Last year, Seagle and Kristiansen took their collaboration in an interesting direction with "The Re[a]d Diary." Kristiansen originally published the graphic novel in Europe and Seagle, who was inspired by the book's artwork, decided to translate it from French and Danish to English. Bold choice, considering Seagle neither speaks French or Danish. Instead, he wrote his own story to accompany the art resulting in a two-stories/one book reading experience that becomes a fascinating experiment in artistic interpretation, and a unique exploration of the way words and pictures work together.
Their newest book, tentatively titled "Mercury," builds on their creative process from "The Re[a]d Diary" while also knocking it on its ass.
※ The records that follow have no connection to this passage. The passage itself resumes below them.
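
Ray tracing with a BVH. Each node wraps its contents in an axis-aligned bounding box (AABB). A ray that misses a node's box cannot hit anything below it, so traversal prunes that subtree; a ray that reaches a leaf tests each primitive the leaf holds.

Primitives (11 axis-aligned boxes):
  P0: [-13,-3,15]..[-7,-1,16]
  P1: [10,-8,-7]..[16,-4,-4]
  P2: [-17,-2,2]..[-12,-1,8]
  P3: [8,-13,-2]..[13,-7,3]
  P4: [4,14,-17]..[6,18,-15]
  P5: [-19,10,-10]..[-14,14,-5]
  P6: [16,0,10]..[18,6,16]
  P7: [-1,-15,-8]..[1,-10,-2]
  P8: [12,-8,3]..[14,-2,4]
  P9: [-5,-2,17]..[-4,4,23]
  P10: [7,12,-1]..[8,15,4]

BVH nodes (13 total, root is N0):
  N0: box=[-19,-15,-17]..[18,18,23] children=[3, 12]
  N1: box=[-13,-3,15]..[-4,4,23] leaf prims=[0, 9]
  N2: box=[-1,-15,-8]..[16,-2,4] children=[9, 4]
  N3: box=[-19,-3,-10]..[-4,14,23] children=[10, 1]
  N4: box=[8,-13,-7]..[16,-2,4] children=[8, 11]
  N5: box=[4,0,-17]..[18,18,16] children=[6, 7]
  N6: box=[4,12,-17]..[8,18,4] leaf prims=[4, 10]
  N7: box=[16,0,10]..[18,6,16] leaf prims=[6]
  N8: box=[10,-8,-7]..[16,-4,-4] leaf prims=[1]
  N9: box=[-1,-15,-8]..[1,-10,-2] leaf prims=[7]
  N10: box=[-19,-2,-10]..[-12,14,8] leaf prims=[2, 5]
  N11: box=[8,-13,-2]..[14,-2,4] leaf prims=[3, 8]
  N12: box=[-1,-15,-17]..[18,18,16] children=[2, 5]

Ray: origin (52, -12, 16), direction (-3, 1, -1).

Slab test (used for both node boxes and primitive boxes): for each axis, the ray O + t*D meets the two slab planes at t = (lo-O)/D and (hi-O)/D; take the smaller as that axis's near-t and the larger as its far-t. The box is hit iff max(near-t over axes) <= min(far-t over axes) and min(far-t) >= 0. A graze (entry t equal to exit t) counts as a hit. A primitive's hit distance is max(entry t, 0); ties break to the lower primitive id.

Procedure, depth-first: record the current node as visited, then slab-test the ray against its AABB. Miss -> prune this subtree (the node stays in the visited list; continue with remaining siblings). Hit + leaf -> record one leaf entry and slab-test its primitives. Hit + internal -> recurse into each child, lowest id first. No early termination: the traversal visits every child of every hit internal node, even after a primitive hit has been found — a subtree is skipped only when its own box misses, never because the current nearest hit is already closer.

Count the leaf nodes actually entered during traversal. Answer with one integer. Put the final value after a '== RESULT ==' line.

Walk:
N0 x:[34/3,71/3] y:[-3,30] z:[-7,33] -> hit [34/3,71/3], descend [3, 12]
  N3 x:[56/3,71/3] y:[9,26] z:[-7,26] -> hit [56/3,71/3], descend [1, 10]
    N1 x:[56/3,65/3] y:[9,16] z:[-7,1] -> miss, prune
    N10 x:[64/3,71/3] y:[10,26] z:[8,26] -> hit [64/3,71/3] leaf, test {P2(miss), P5@t=22}
  N12 x:[34/3,53/3] y:[-3,30] z:[0,33] -> hit [34/3,53/3], descend [2, 5]
    N2 x:[12,53/3] y:[-3,10] z:[12,24] -> miss, prune
    N5 x:[34/3,16] y:[12,30] z:[0,33] -> hit [12,16], descend [6, 7]
      N6 x:[44/3,16] y:[24,30] z:[12,33] -> miss, prune
      N7 x:[34/3,12] y:[12,18] z:[0,6] -> miss, prune

Summary -> nodes [0, 3, 1, 10, 12, 2, 5, 6, 7]; box-tests=9; leaf-entries=1; first=P5

== RESULT ==
1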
Kristiansen draws pages and panels based on whatever comes into his head and presents the pages to Seagle as he goes. Seagle may or may not reorder the pages and panels, and has no idea if Kristiansen is even sending them in a particular order. Once the artwork is finished and ordered, Seagle will write the script. Neither creator will know the story until it's actually finished, essentially inverting the traditional creative process.
After their panel at Comic-Con International in San Diego, Comic Book Resources sat down with Seagle to find out more about "Mercury" and how he and Kristiansen keep surprising and pushing each other even after 18 years of friendship and collaboration.
CBR News: Since you don't know what the book is about yet, how did you land on the working title of "Mercury?"
Steven T. Seagle: The book is mercurial, but it's not why we named it that. At first, there was an image Teddy gave me of a cryptic looking superhero and I just thought, "That must be Mercury." As we started evolving the process, this idea of mercurial creation seemed to have predestined the idea that it must be called "Mercury."
How far along in the process are you?
There are 40 pages done, and by that I mean there are 40 pages worth of panels done, but they may get combined into 40 different pages in the future. The working method is Teddy draws whatever he wants based on an idea he had but didn't tell me, I take all of those images, suss out what the idea must've been, I sequence the images, I combine them into pages, I write a script, and once the script is done, we'll know what it's about.
That sounds fascinating. How does this book relate to what you and Teddy have done in the past with "The Re[a]d Diary," which was also quite experimental?
"Mercury" is another step of evolution between Teddy and I. We toggle back and forth between slice of life real world comics that are fairly straightforward narratives written in a full-script traditional fashion, and these hyper-experimental projects where we really take the form and mechanics of story telling and play with them. Not in a cavalier way; we're really trying to use the toolbox that's available for comics in every conceivable way. It's more us flexing out muscles differently with the creative components of comics.
After knowing each other for 18 years, do you feel the need to set limits on how you work? Do you feel the need to change your style to keep from being too predictable to Teddy?
I think the limits we impose on ourselves are more creative limits. I trust Teddy implicitly. When "Genius" started getting produced, I had in my mind what it would look like and when the pages came in, they looked very different than what I had envisioned for the book. They were very gray; there was no color to be seen in the first 14 pages I looked at. Then the next set of pages came in and there was still no color. I really wanted to pick up the phone and ask Teddy what he was doing, but I decided to wait it out and see where we went.
When the book as completed, it was clear that Teddy had a great idea about how color would function thematically in the book. When color does show up it's both thematically tied and very important. The key sequence of the book uses all the color that's missing from the book the rest of the time. Comics are a very micro-managing pursuit with a lot of chefs in the kitchen overcooking stuff. Now that we're down to just Teddy and I -- and Image [Comics] is sweet enough to publish whatever we do, and ["Genius" publisher] First Second is very hands-off to a great degree -- it's just nice to trust each other and assume it will work out.